Memento Mori (in stores on March 6, 2018, from Bloomsbury USA) is the eight installment of British crime author Ruth Downie's Medicus mystery series, focusing on the (mis)adventures of the second-century CE doctor Gaius Petreius Ruso. Along with his former slave-turned-freedwoman wife, Tilla, his best friend, Valens, and loyal former clerk, Albanus, Ruso treks across the Roman Empire. All he wants is a peaceful existence, but Ruso manages to find trouble on his doorstep wherever he goes...

I have always been an avid fan of Roman historical mysteries. I regard them as important entrées into loving Roman history for armchair historians-cum-sleuths. Readers might pick up a Roman mystery for the fast-paced adventure and stick around for following volumes because the author constructs engaging characters and makes history accessible. Lindsey Davis's Falco, Rosemary Rowe's Libertus, Steven Saylor's Gordianus, and David Wishart's Corvinus are just a few Roman detectives whose adventures have, to varying degrees, captured my interest over the years.

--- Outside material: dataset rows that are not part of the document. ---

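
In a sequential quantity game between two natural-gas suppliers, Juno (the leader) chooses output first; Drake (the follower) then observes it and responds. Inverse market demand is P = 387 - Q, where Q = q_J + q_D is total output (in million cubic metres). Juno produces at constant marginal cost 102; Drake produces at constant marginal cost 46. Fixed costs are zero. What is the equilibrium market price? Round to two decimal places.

159.25

Solve by backward induction. Given q_J, the follower Drake maximises π_D = (387 - q_J - q_D)q_D - 46q_D.
Setting the follower's marginal profit to zero, 341 - q_J - 2q_D = 0, i.e. q_D = (341 - q_J)/2.
Juno substitutes q_D(q_J) into its own profit: π_J = q_J(387 - q_J - (341 - q_J)/2) - 102q_J = (433/2 - (1/2)q_J)q_J - 102q_J.
Maximising: ∂π_J/∂q_J = 229/2 - q_J = 0, giving q_J = 229/2.
Then q_D = (341 - 229/2)/2 = 453/4.
Total output Q = 911/4, so price P = 387 - 911/4 = 637/4.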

Ruso, however, has been a polarizing character for me. His initial appearance, in 2008's Medicusmarked Downie as one to watch; Ruso's world-weary yet kindly manner proved to be engaging, his involvement in Roman Britain intriguing. But as the series continued, Ruso became more of an exasperated, "why me?" type, rarely showing any emotion beyond annoyance; his attitudes towards the native Britons grew increasingly superior and condescending. Each book became more of a challenge for me to follow. But things change, as they do in Memento Mori. 


Memento Mori is a bit of a return to that earlier, livelier Ruso. The book begins with Ruso working hard on the family farm of his British-born wife, Tilla, in the north of modern England. He's annoyed at having to work as a farmer and his in-laws constantly talking about him behind his back, so he's relieved to see his former clerk Albanus suddenly appear. Alas, Albanus has bad news: The wife of Ruso's best friend and fellow medic, Valens, has been murdered...and Valens's father-in-law suspects Valens!

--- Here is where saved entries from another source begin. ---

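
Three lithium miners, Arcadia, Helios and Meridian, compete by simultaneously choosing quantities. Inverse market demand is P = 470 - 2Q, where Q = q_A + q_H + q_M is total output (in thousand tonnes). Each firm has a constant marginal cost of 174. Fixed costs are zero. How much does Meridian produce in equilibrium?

A representative firm's profit is π_i = q_i(470 - 2Q) - 174q_i.
First-order condition (treating rivals' output as given): 296 - 4q_i - 2·Σ_{j≠i} q_j = 0.
With identical firms every q_j equals q_i, so Σ_{j≠i} q_j = 2q_i and 296 = 8q_i, giving q_i = 37.

37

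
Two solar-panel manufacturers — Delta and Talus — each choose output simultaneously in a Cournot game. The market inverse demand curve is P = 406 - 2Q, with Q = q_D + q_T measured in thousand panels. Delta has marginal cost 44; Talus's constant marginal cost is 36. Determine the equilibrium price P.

162

Delta's profit: π_D = (406 - 2Q)q_D - (44q_D). Setting ∂π_D/∂q_D = 0: 362 - 4q_D - 2(q_T) = 0.
Talus's first-order condition: 370 - 4q_T - 2(q_D) = 0.
Rearranging gives the reaction functions q_D = (362 - 2q_T)/4 and q_T = (370 - 2q_D)/4.
Substituting one into the other gives q_D = 59 and q_T = 63.
Total output Q = 122, so price P = 406 - 2·122 = 162.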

Ruso quickly journeys south to the town of Aquae Sulis (modern Bath) to help out his friends and comes across far more trouble than he'd ever expected. Even though Valens was never truly in love with his wife, Serena, the quiet grief Downie weaves into the stories of those in Serena's life, from her centurion father to her two orphaned children - major characters who are, for some reason, never given names - speaks volumes. All too often, the deaths investigated in mysteries don't deal with the emotional fallout of those people's passing, and the logistical and emotional impact of Serena's death is first and foremost in the minds of those who survived her.

Bath is a town near and dear to my heart, as I have written articles and my senior thesis at Barnard College on the curse tablets found in the sacred spring there. Serena's body is discovered in the sacred spring, and curse tablets come up quiet a bit in Memento Mori, so I liked the idea of setting a tale against a magical backdrop where curses could conceivably play a role in a murder mystery. Downie does indeed bring up the defixiones (one name for the tablets), but doesn't fully delve into what makes them so fascinating as cultural artifacts - their minuscule size, the fact specially-trained scribes probably were available for hire just to work on these - in this story. To be sure, one curse-trained scribe does appear, but he just seems to be an Average Joe scribe, one not trained in magical formulae typical of defixiones or the ability to write super-small.

Ultimately, what makes Memento Mori one of the more remarkable Ruso stories is not the character of Ruso himself, but the supporting cast. Valens's simultaneous confusion, guiltiness, and anguish at the fate of his sons are all combined in a realistic mishmash of emotions  that tugged at my heartstrings. Serena's father, Pertinax, is a well-rounded character; rather than a villain aimed at bringing Valens down, he's a genuinely grief-stricken man who wants what is best for what remains of his family. And the baths and their various attendants allow Downie space to bring in the surrounding community without making them the central focus of the narrative, while a genuinely thrilling action sequence towards the end of the book makes for heart-pounding reading. The author has created a beautiful array of characters and a lovely setting, the perfect foil to Ruso.